Industrial chemical maker Lumena Resources' shares soared 14 per cent after it announced a major diversification into downstream production, but a rating agency warned it may downgrade its debt rating in view of uncertainties on the deal's funding and potential synergies.
The Sichuan-based company on Sunday announced it was buying from controlling shareholder and chairman Suolang Duoji up to 95 per cent of Sino Polymer New Materials for 11.63 billion yuan (HK$13.49 billion). It will pay 90 per cent of the price by issuing shares and 10 per cent by cash.
Lumena said Sino Polymer is one of the world's largest makers of engineering plastic polyphenylene sulfide (PPS), which can be derived from Lumena's main product, thenardite.
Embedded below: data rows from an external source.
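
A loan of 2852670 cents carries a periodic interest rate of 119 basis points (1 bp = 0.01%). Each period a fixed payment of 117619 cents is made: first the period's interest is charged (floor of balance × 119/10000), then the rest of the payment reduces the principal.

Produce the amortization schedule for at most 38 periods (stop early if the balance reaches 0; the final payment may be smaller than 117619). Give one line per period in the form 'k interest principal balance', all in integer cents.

1. interest=⌊2852670·119/10000⌋=33946; principal=117619-33946=83673; balance=2852670-83673=2768997
2. interest=⌊2768997·119/10000⌋=32951; principal=117619-32951=84668; balance=2768997-84668=2684329
3. interest=⌊2684329·119/10000⌋=31943; principal=117619-31943=85676; balance=2684329-85676=2598653
4. interest=⌊2598653·119/10000⌋=30923; principal=117619-30923=86696; balance=2598653-86696=2511957
5. interest=⌊2511957·119/10000⌋=29892; principal=117619-29892=87727; balance=2511957-87727=2424230
6. interest=⌊2424230·119/10000⌋=28848; principal=117619-28848=88771; balance=2424230-88771=2335459
7. interest=⌊2335459·119/10000⌋=27791; principal=117619-27791=89828; balance=2335459-89828=2245631
8. interest=⌊2245631·119/10000⌋=26723; principal=117619-26723=90896; balance=2245631-90896=2154735
9. interest=⌊2154735·119/10000⌋=25641; principal=117619-25641=91978; balance=2154735-91978=2062757
10. interest=⌊2062757·119/10000⌋=24546; principal=117619-24546=93073; balance=2062757-93073=1969684
11. interest=⌊1969684·119/10000⌋=23439; principal=117619-23439=94180; balance=1969684-94180=1875504
12. interest=⌊1875504·119/10000⌋=22318; principal=117619-22318=95301; balance=1875504-95301=1780203
13. interest=⌊1780203·119/10000⌋=21184; principal=117619-21184=96435; balance=1780203-96435=1683768
14. interest=⌊1683768·119/10000⌋=20036; principal=117619-20036=97583; balance=1683768-97583=1586185
15. interest=⌊1586185·119/10000⌋=18875; principal=117619-18875=98744; balance=1586185-98744=1487441
16. interest=⌊1487441·119/10000⌋=17700; principal=117619-17700=99919; balance=1487441-99919=1387522
17. interest=⌊1387522·119/10000⌋=16511; principal=117619-16511=101108; balance=1387522-101108=1286414
18. interest=⌊1286414·119/10000⌋=15308; principal=117619-15308=102311; balance=1286414-102311=1184103
19. interest=⌊1184103·119/10000⌋=14090; principal=117619-14090=103529; balance=1184103-103529=1080574
20. interest=⌊1080574·119/10000⌋=12858; principal=117619-12858=104761; balance=1080574-104761=975813
21. interest=⌊975813·119/10000⌋=11612; principal=117619-11612=106007; balance=975813-106007=869806
22. interest=⌊869806·119/10000⌋=10350; principal=117619-10350=107269; balance=869806-107269=762537
23. interest=⌊762537·119/10000⌋=9074; principal=117619-9074=108545; balance=762537-108545=653992
24. interest=⌊653992·119/10000⌋=7782; principal=117619-7782=109837; balance=653992-109837=544155
25. interest=⌊544155·119/10000⌋=6475; principal=117619-6475=111144; balance=544155-111144=433011
26. interest=⌊433011·119/10000⌋=5152; principal=117619-5152=112467; balance=433011-112467=320544
27. interest=⌊320544·119/10000⌋=3814; principal=117619-3814=113805; balance=320544-113805=206739
28. interest=⌊206739·119/10000⌋=2460; principal=117619-2460=115159; balance=206739-115159=91580
29. interest=⌊91580·119/10000⌋=1089; principal=min(117619-1089,91580)=91580; balance=91580-91580=0

1 33946 83673 2768997
2 32951 84668 2684329
3 31943 85676 2598653
4 30923 86696 2511957
5 29892 87727 2424230
6 28848 88771 2335459
7 27791 89828 2245631
8 26723 90896 2154735
9 25641 91978 2062757
10 24546 93073 1969684
11 23439 94180 1875504
12 22318 95301 1780203
13 21184 96435 1683768
14 20036 97583 1586185
15 18875 98744 1487441
16 17700 99919 1387522
17 16511 101108 1286414
18 15308 102311 1184103
19 14090 103529 1080574
20 12858 104761 975813
21 11612 106007 869806
22 10350 107269 762537
23 9074 108545 653992
24 7782 109837 544155
25 6475 111144 433011
26 5152 112467 320544
27 3814 113805 206739
28 2460 115159 91580
29 1089 91580 0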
Thenardite is used in the production of powder detergents, textiles, and laxative and anti-inflammatory drugs. PPS is a heat and corrosion-resistant material used in electronic, automotive, and aerospace sectors.
Chief executive Zhang Daming said the deal will see the company turn low-end thenardite costing around 250 yuan a tonne into PPS that fetches 73,000 yuan a tonne.
But Moody's said last night that this represents an 'aggressive' expansion as revenues of the new business slightly exceeds that of the current one, and 'the benefits of any potential synergies are yet to be established'.